An overall funding request of $40,000 was made to support local youth organizations for this year.
Representatives of the Wolf Creek Youth Foundation, an umbrella organization that oversees the operations of the Ponoka Youth Centre as well as the Boys and Girls clubs plus Big Brothers Big Sisters groups in both Rimbey and Ponoka, made a presentation at Ponoka County council’s March 10 meeting for its annual request.
Executive director Beth Reitz explained the funds will continue to support the programming and operations of the four groups.
“We have not changed out programs or how we run,” she said.
As far as Big Brothers Big Sisters, Reitz noted the number of youth in the program increased five per cent in 2019 compared to the previous year — with 100 in Ponoka and 34 in Rimbey.
“To increase these numbers would mean more money to hire more staff and that’s just not going to happen right now,” she said.
“We could match more youth (with mentors), as we have large wait lists. As well, the number of rural youth last year increased five per cent in both communities.”
That said, the program is seeing positive results with a recent survey showing more than 90 per cent of youth participants showed improved self-esteem, self-confidence, social skills, personal relations, willingness to try new things and feeling connected.
Regarding Ponoka’s Boys and Girls Club and the Youth Centre, usage continues to climb as visits increased by nearly 2,700 to just over 24,100 in 2019 — a jump of 12 per cent from 2018.
In Rimbey, visits jumped by about 40 per cent in 2019 to 1,909 from 1,354 in 2018, due to having a smaller but permanent facility according to Reitz.

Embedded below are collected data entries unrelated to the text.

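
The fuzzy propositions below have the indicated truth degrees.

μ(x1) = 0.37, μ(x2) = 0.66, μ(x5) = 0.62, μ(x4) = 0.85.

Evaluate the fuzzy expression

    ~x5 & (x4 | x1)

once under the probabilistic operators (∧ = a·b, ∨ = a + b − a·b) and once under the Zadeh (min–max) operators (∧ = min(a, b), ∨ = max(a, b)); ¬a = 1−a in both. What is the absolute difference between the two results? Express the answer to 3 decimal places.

0.036

Under probabilistic:
  ~x5 = 1 − 0.6200 = 0.3800
  x4 | x1 = a + b − a·b on (0.8500, 0.3700) = 0.9055
  ~x5 & (x4 | x1) = a·b on (0.3800, 0.9055) = 0.3441
  → value = 0.3441
Under Zadeh (min–max):
  ~x5 = 1 − 0.62 = 0.38
  x4 | x1 = max(a, b) on (0.85, 0.37) = 0.85
  ~x5 & (x4 | x1) = min(a, b) on (0.38, 0.85) = 0.38
  → value = 0.3800
|0.3441 − 0.3800| = 0.036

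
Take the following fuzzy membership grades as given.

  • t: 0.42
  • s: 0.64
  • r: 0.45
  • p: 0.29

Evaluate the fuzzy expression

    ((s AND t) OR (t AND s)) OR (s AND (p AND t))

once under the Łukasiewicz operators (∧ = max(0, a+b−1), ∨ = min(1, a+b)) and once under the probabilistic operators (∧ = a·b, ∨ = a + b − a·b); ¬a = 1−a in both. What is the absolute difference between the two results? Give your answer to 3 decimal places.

0.387

Under Łukasiewicz:
  s AND t = max(0, a+b−1) on (0.64, 0.42) = 0.06
  t AND s = max(0, a+b−1) on (0.42, 0.64) = 0.06
  (s AND t) OR (t AND s) = min(1, a+b) on (0.06, 0.06) = 0.12
  p AND t = max(0, a+b−1) on (0.29, 0.42) = 0.00
  s AND (p AND t) = max(0, a+b−1) on (0.64, 0.00) = 0.00
  ((s AND t) OR (t AND s)) OR (s AND (p AND t)) = min(1, a+b) on (0.12, 0.00) = 0.12
  → value = 0.1200
Under probabilistic:
  s AND t = a·b on (0.6400, 0.4200) = 0.2688
  t AND s = a·b on (0.4200, 0.6400) = 0.2688
  (s AND t) OR (t AND s) = a + b − a·b on (0.2688, 0.2688) = 0.4653
  p AND t = a·b on (0.2900, 0.4200) = 0.1218
  s AND (p AND t) = a·b on (0.6400, 0.1218) = 0.0780
  ((s AND t) OR (t AND s)) OR (s AND (p AND t)) = a + b − a·b on (0.4653, 0.0780) = 0.5070
  → value = 0.5070
|0.1200 − 0.5070| = 0.387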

“One quarter of youth involved in our programs are from Ponoka County and the needs of kids are increasing,” she said, adding all of the programs served 860 kids in both communities.
Council also got to hear from some students and adult mentors involved in the various programs who spoke about how positive their experiences have been as well as what impact it has had on them and why these programs are so important.
Reeve Paul McLauchlin echoed the sentiments of the rest of council about how they feel about these programs.
“These programs are often the best way to deal with problems like crime and mental health in youth,” he said.
“We need more programs like these. And, a conversation that needs to be had with both towns is, that this is part of our community and they need to show some support for something that is a benefit to their community.”
Council will discuss the request when it sits down March 20 to hammer out its 2020 operational budget.